Dickes Fell. Roman by Moritz Matthies

Dickes Fell. Roman by Moritz Matthies

Autor:Moritz Matthies [Matthies, Moritz]
Die sprache: deu
Format: epub
ISBN: 9783104031392
Herausgeber: FISCHER E-Books
veröffentlicht: 2015-01-13T23:00:00+00:00


Kapitel 14

Gebannt lauschen wir in die Dunkelheit. Das Weinen wird zu einem leisen Schluchzen. Kaum hörbar schält sich aus dem Wehklagen ein einzelnes Wort heraus. Es klingt ebenso verzweifelt wie hoffnungslos: »Mami …«

Kong prescht davon und nimmt geradewegs Kurs auf die Hundemeute, weil genau das die Richtung ist, aus der die Geräusche kommen. Panisch jagt Bullets Lumpenbande auseinander, um nicht vom Gorillaboss überrannt zu werden. Ein Rottweiler mit fleckigem Fell ist nicht schnell genug. Er jault auf, als Kong ihn zur Seite kickt.

Rufus und ich klammern uns an die Tragegurte des Rucksacks. Ich bin sicher, wir denken das Gleiche: Möge dieses Kind Lea sein. Und möge es nicht eher aufhören zu weinen und zu winseln, bis wir es gefunden haben. Der keuchende Atem des mit uns durch den Wald preschenden Kong mischt sich mit dem näher kommenden Schluchzen des Kindes.

Doch plötzlich verstummt das Geräusch. Stille.

Kong macht eine Vollbremsung. Rufus und ich klammern uns verzweifelt an die Rucksackgute, um nicht in die Dunkelheit katapultiert zu werden.

Kong richtet sich auf, reckt das Kinn vor und lauscht angespannt.

Wieder ein einzelnes, zaghaftes Schluchzen. Dann erneute Stille.

Kong scheint zu überlegen.

»Ungefähr zweihundert Meter nordwestlich von hier ist ein Spielplatz, wenn ich das richtig in Erinnerung habe«, sagt Rufus. »Falls ich ein Kind wäre, würde ich mich bestimmt dort verstecken. Zumal ich tagsüber unter all den anderen Kindern niemandem auffallen würde.«

Kong reagiert nicht.

Schließlich brummt er: »Wo genau, sagst du, ist dieser Spielplatz?«

»Wo genau weiß ich nicht. Irgendwo da hinten. Wenn ich mein iPad hätte mitnehmen dürfen, könnte ich es dir jetzt ganz genau sagen«, antwortet Rufus in leicht vorwurfsvollem Tonfall. »Aber leider war es ja verboten …«

Kong räuspert sich ungehalten, und augenblicklich verstummt Rufus.

Wortlos wendet der Gorilla sich nach Nordwesten, wo kurze Zeit später tatsächlich eine Lichtung auftaucht, bebaut mit ein paar Spielgeräten, zwei Bänken und einer Getränkebude. Bei Sonnenschein ist es hier bestimmt nett, im fahlen Licht der Sterne wirkt der Ort jedoch gespenstisch und trostlos.

Ein großes hölzernes Spielschiff, eine Schaukel, eine Wippe und ein Klettergerüst sind im Halbdunkel zu erkennen.

»Ihr sucht den Platz ab.

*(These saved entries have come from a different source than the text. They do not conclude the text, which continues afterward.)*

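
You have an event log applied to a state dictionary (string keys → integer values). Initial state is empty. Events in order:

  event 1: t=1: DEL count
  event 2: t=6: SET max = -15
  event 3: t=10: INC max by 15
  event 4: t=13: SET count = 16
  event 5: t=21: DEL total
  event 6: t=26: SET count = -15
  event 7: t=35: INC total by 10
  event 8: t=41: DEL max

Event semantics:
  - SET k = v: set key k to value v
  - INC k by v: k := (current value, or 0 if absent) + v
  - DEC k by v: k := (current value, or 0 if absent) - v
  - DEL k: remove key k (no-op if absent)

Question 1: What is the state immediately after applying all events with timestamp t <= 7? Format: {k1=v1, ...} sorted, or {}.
Answer: {max=-15}

Derivation:
Apply events with t <= 7 (2 events):
  after event 1 (t=1: DEL count): {}
  after event 2 (t=6: SET max = -15): {max=-15}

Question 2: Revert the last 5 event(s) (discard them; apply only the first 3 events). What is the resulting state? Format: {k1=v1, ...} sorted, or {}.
Answer: {max=0}

Derivation:
Keep first 3 events (discard last 5):
  after event 1 (t=1: DEL count): {}
  after event 2 (t=6: SET max = -15): {max=-15}
  after event 3 (t=10: INC max by 15): {max=0}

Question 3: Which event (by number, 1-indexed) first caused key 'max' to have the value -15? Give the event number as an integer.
Answer: 2

Derivation:
Looking for first event where max becomes -15:
  event 2: max (absent) -> -15  <-- first match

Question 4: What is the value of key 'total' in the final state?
Answer: 10

Derivation:
Track key 'total' through all 8 events:
  event 1 (t=1: DEL count): total unchanged
  event 2 (t=6: SET max = -15): total unchanged
  event 3 (t=10: INC max by 15): total unchanged
  event 4 (t=13: SET count = 16): total unchanged
  event 5 (t=21: DEL total): total (absent) -> (absent)
  event 6 (t=26: SET count = -15): total unchanged
  event 7 (t=35: INC total by 10): total (absent) -> 10
  event 8 (t=41: DEL max): total unchanged
Final: total = 10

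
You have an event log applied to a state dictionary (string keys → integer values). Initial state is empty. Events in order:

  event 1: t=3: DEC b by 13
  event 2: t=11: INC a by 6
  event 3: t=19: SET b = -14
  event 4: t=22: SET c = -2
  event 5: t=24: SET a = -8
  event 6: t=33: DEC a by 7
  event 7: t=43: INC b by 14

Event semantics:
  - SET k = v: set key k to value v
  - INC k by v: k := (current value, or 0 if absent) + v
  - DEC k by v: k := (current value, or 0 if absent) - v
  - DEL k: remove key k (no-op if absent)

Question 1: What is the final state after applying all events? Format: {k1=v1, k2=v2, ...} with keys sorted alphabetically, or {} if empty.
Answer: {a=-15, b=0, c=-2}

Derivation:
  after event 1 (t=3: DEC b by 13): {b=-13}
  after event 2 (t=11: INC a by 6): {a=6, b=-13}
  after event 3 (t=19: SET b = -14): {a=6, b=-14}
  after event 4 (t=22: SET c = -2): {a=6, b=-14, c=-2}
  after event 5 (t=24: SET a = -8): {a=-8, b=-14, c=-2}
  after event 6 (t=33: DEC a by 7): {a=-15, b=-14, c=-2}
  after event 7 (t=43: INC b by 14): {a=-15, b=0, c=-2}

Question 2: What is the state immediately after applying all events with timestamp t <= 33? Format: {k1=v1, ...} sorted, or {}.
Apply events with t <= 33 (6 events):
  after event 1 (t=3: DEC b by 13): {b=-13}
  after event 2 (t=11: INC a by 6): {a=6, b=-13}
  after event 3 (t=19: SET b = -14): {a=6, b=-14}
  after event 4 (t=22: SET c = -2): {a=6, b=-14, c=-2}
  after event 5 (t=24: SET a = -8): {a=-8, b=-14, c=-2}
  after event 6 (t=33: DEC a by 7): {a=-15, b=-14, c=-2}

Answer: {a=-15, b=-14, c=-2}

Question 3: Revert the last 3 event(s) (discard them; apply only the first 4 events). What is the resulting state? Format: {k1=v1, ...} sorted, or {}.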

Ich kümmere mich um die Grünanlagen. Einverstanden?«, fragt Kong.

»Ist gebongt«, sage ich und lasse mich zusammen mit Rufus Kongs Buckel herunterrutschen. Wir landen im weichen Sand neben der Schaukel.

Während der Gorillaboss sich in die Büsche schlägt, nehmen Rufus und ich uns zunächst die Getränkebude vor. Vorsichtig umrunden wir das Gebäude. Von Lea keine Spur. Der Holzkasten ist nicht nur fest verrammelt, sondern obendrein auch noch alarmgesichert, wie mein kluger Bruder einem entsprechenden Aufkleber an der Tür entnehmen kann.

Unser zweiter Tipp wäre das Spielschiff. In dessen Bauch sind bestimmt viele Ecken und Winkel verborgen, in denen sich tagsüber Kinder zum Spaß verstecken. Für ein Kind in Not wären sie wohl als Unterschlupf ebenso tauglich.

Rufus und ich beschließen, uns zu trennen. Ich nehme mir die vordere Hälfte vor, Rufus das Heck.

Je weiter ich mich zur Spitze des Schiffes vorarbeite, desto mehr habe ich das Gefühl, dass ich nicht allein bin. Und dann wird mir der Grund dafür klar. Wenn ich mich ganz still verhalte und genau konzentriere, dann höre ich jemanden leise atmen.